I had 2.20 version installed on my system and reiserfs was not working. So I installed kernel-image-2.4.18-386 (apt-get install kernel-image-2.4.18-386). It did configure and then I reboot my box and the reiserfs started working butsomehow my networking is gone. I can't get my eth0 and eth1 up. Once I use isup eth0 command it says about module not found or something and next time I do it it says eth0 is already configured. What should I do to make eth0 and eth1 work. Kindly help.
Thanks
To answer your question, you probably need to load the correct module for your nic. Assuming it's a PCI-based nic, run "lspci" to find out which chipset you have (like 3Com 3c509 or Intel i810), then you can run "modprobe [the appropriate driver]" or run "modconf". modconf is menu-driven, and has the advantage of placing the module in /etc/modules so that the module will be available automatically at future reboots.
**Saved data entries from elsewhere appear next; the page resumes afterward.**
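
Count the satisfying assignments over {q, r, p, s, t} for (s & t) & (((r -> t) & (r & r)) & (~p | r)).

4

Initial set: {((s & t) & (((r -> t) & (r & r)) & (~p | r)))}.
((s & t) & (((r -> t) & (r & r)) & (~p | r))): α-rule — add (s & t), (((r -> t) & (r & r)) & (~p | r)).
(s & t): α-rule — add s, t.
(((r -> t) & (r & r)) & (~p | r)): α-rule — add ((r -> t) & (r & r)), (~p | r).
((r -> t) & (r & r)): α-rule — add (r -> t), (r & r).
(r & r): α-rule — add r, r.
(~p | r): β-rule — branch into ~p  //  r.
  branch 1 (add ~p):
    (r -> t): β-rule — branch into ~r  //  t.
      branch 1.1 (add ~r):
        × closes — contains both r and ~r.
      branch 1.2 (add t):
        ○ open, literals {p=F, r=T, s=T, t=T}.
  branch 2 (add r):
    (r -> t): β-rule — branch into ~r  //  t.
      branch 2.1 (add ~r):
        × closes — contains both r and ~r.
      branch 2.2 (add t):
        ○ open, literals {r=T, s=T, t=T}.
2 branches closed, 2 open.
Each open branch fixes some atoms; the unmentioned ones are free. Counting distinct full assignments: branch {p=F, r=T, s=T, t=T} (q) contributes 2 new; branch {r=T, s=T, t=T} (q, p) contributes 2 new. Total: 4.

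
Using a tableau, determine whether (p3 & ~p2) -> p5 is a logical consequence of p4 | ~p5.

No

Initial set: {(p4 | ~p5); ~((p3 & ~p2) -> p5)}.
~((p3 & ~p2) -> p5): α-rule — add (p3 & ~p2), ~p5.
(p3 & ~p2): α-rule — add p3, ~p2.
(p4 | ~p5): β-rule — branch into p4  //  ~p5.
  branch 1 (add p4):
    ○ open, literals {p2=0, p3=1, p4=1, p5=0}.
  branch 2 (add ~p5):
    ○ open, literals {p2=0, p3=1, p5=0}.
0 branches closed, 2 open.
An open branch gives a countermodel: p2=0, p3=1, p4=1, p5=0 (unmentioned atoms arbitrary); the premises hold there but the conclusion fails.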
If you use modprobe, you'll want to make that entry yourself. The modules should be available in /lib/modules/[kernel-version]/kernel/drivers/net. So for example, if you have a LNE100TX nic, which requires the "tulip" driver, you'd run "modprobe tulip". If you have a 3com 3c509, I think you'd want to run "modprobe 3c59x". Then restart networking with a command like "/etc/init.d/networking restart" (although I've had better success doing a "stop" followed by a "start" instead of a "restart" - I have no idea why). If that works, add the module name to /etc/modules for future reboots.